I dont know about snakes, but affection is absolutely visible among the elephants, as I saw them often during my childhood. Baby elephants act a lot like toddlers; curios, playful, affectionate towards things they like, not caring about other things, needing their mother (or any female adult in case of elephants)

They can't read and write but they do react "emotionally"


I have read that all mammals seem to share some of the same emotional patterns and ability to relate to each other. Snakes and other reptiles, I have heard, don't have any of these traits and have no capability to feel any emotions at all. Supposedly, your pet snake that you care for every day, will never see you as a friend, just a warm thing in its environment, and bigger ones will happily try to eat you anytime they feel hungry. You're supposed to feed them often enough that they don't feel hungry and so aren't a threat to any humans, including children or other household pets.

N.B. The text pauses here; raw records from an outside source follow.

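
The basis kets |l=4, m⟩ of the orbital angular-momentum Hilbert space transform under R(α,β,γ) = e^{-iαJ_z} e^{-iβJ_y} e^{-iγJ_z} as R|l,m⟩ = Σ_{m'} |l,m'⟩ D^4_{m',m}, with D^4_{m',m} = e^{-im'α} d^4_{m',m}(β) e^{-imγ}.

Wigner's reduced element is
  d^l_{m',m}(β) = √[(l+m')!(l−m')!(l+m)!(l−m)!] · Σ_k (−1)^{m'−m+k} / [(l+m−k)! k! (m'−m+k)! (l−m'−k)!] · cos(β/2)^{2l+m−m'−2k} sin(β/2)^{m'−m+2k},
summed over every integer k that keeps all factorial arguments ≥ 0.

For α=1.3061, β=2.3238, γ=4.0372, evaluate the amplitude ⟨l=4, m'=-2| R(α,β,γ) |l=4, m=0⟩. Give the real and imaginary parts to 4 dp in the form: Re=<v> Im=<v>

Re=-0.4129 Im=0.2416

Split into d^4_{-2,0}(β=2.3238) × two z-phases.
With c≡cos(β/2)=0.397597 and s≡sin(β/2)=0.917560, N=[2·720·24·24]^{1/2}=910.735966
The bounds max(0,m−m')=2 and min(l+m,l−m')=4 give 3 terms
  k=2: (−1)^0·910.7360/(96)·0.3976^6·0.9176^2 = +0.031554
  k=3: (−1)^1·910.7360/(36)·0.3976^4·0.9176^4 = -0.448126
  k=4: (−1)^2·910.7360/(96)·0.3976^2·0.9176^6 = +0.894983
d^4_{-2,0}(2.3238) = +0.031554 -0.448126 +0.894983 = +0.478410
Attach z-rotation phases: D = e^{-i(-2)(1.3061)}·(+0.478410)·e^{-i(0)(4.0372)} = -0.412922+0.241602i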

But maybe even a snake could experience a rudimentary kind of “joy” based in a conditioning - the handler always bringing food, warmth and other attention. Maybe it on some very primitive level “appreciates” the thing in it’s environment?


Maybe? I'm not an animal behavior expert or anything. But I do know that:

Reptiles are not social/herding animals

Many handlers report that a hungry snake will be happy to eat anything that looks edible, including you, your kid, your dog, etc.

Humans do have a tendency to anthropomorphize, or attribute human emotions to things that absolutely cannot feel them, including machines, insects, plants, rocks, etc.

Knowing that, I wouldn't trust the assumption that it must feel something. Animals, especially non-mammals, are near-alien in how their behavior may differ from what we're used to. Ignoring the advice of experts on how they actually behave is a good way to get killed.


Agreed. I didn't mean the snake would feel something akin to affection. And I didn't mean it would hesitate to eat you. I meant if might feel some kind of appreciation of you (the handler) being around because of all past good stimuli.

After all, it's not social, but it might have a use for such a feeling in the wild, to learn about good hunting conditions.

(This is all so much speculation and I have no great hope snakes might feel anything at all.)


Absolutely. That's why I said "some animals". Many mammals definitely show affection.


I had a pet spider and did happen to witness it's suddenly dying (of old age) and even though it's anthropomorphic, in that moment I really could sense terror and pain so even insects can be capable of some 'emotion'. But not affection (that I know of).